In what ways does your Métis identity interact with your experience living on Okanagan Syilx Territory, and how does this inform your poetry craft?
I moved to the Okanagan in 2020 to complete my degree online when the pandemic closed UVic. Despite spending the first 19 years of my life in the Nicola Valley, the ancestral territory of the N’laka’pamux and Syilx people, I didn’t hear a territorial acknowledgement until my first year of university at the age of 25. I was already aware of and interested in my Métis heritage through my grandparents, but this awareness deepened and expanded during my university experience; I’ve since become deeply interested in the pre-colonial history of the land/s I inhabit, as a child of both Métis and settler ancestries. This interest has translated to the goal of familiarizing Canadian readers with aspects of Indigenous culture through creative mediums, like poetry and fiction (for example, introducing my grandmother in Michif: nôhkom).
To me, as a Métis reader, this poem reads with a slight tilt towards what I know as village English (a Métis speaking of the English language found in villages as described by Maria Campbell in Stories of the Road Allowance People 1995), lines like “don’t open no windows” and “but I seen her chase a griz in her mocs”. Can you speak to your choices of grammatical structure in the poem and how you see the relevance of this writing style in preserving cultural memory in poetic practices?

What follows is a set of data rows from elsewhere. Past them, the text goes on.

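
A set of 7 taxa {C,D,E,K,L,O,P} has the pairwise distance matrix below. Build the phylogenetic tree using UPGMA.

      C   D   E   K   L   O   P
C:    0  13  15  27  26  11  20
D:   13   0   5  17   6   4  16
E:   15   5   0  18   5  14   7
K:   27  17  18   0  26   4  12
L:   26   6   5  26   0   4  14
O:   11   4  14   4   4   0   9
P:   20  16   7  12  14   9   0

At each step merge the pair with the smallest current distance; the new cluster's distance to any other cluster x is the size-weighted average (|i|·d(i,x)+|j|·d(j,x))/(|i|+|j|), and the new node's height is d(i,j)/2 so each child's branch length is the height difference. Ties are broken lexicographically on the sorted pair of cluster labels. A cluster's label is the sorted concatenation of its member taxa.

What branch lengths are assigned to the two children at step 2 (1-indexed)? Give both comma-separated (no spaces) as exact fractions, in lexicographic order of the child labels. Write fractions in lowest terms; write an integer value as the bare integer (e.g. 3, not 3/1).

1/2,5/2

step 1: merge (D,O) at d=4; branch lengths D→2, O→2; new cluster DO
  updated: d(C,DO)=12, d(DO,E)=19/2, d(DO,K)=21/2, d(DO,L)=5, d(DO,P)=25/2
step 2: merge (DO,L) at d=5; branch lengths DO→1/2, L→5/2; new cluster DLO
  updated: d(C,DLO)=50/3, d(DLO,E)=8, d(DLO,K)=47/3, d(DLO,P)=13
step 3: merge (E,P) at d=7; branch lengths E→7/2, P→7/2; new cluster EP
  updated: d(C,EP)=35/2, d(DLO,EP)=21/2, d(EP,K)=15
step 4: merge (DLO,EP) at d=21/2; branch lengths DLO→11/4, EP→7/4; new cluster DELOP
  updated: d(C,DELOP)=17, d(DELOP,K)=77/5
step 5: merge (DELOP,K) at d=77/5; branch lengths DELOP→49/20, K→77/10; new cluster DEKLOP
  updated: d(C,DEKLOP)=56/3
step 6: merge (C,DEKLOP) at d=56/3; branch lengths C→28/3, DEKLOP→49/30; new cluster CDEKLOP
final tree: (C:28/3,((((D:2,O:2):1/2,L:5/2):11/4,(E:7/2,P:7/2):7/4):49/20,K:77/10):49/30)
total length: 2377/60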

The grammatical structure in this poem is based purely on my grandmother’s speech. Her vocabulary consisted of words like “ain’t” and “skookum,” and phrases like “she weren’t” and “it don’t feel like.” It felt like the natural thing to write about Loretta in her own voice; the poem isn’t just about her—it is her. While I wrote Loretta Lee / Nôhkom without intending to reference a cultural speaking style, I think that contemporary Canadian literature could be made richer and more culturally accurate with the inclusion of speech styles and writing traditions specific to Indigenous cultures across Canada.
How do you hope Métis readers will engage with this poem?
I hope that readers with Métis ancestry, like myself, might see aspects of their own experience growing up in a tiny Canadian town on unceded territory. Maybe a reader will be reminded of their own grandmother who wore deerskin moccasins and smoked like a chimney in her trailer. My main, and original, hope for anyone who reads this poem is simply to meet my nôhkom, Loretta, as I feel like I’m sitting down for a visit with her every time I re-read it.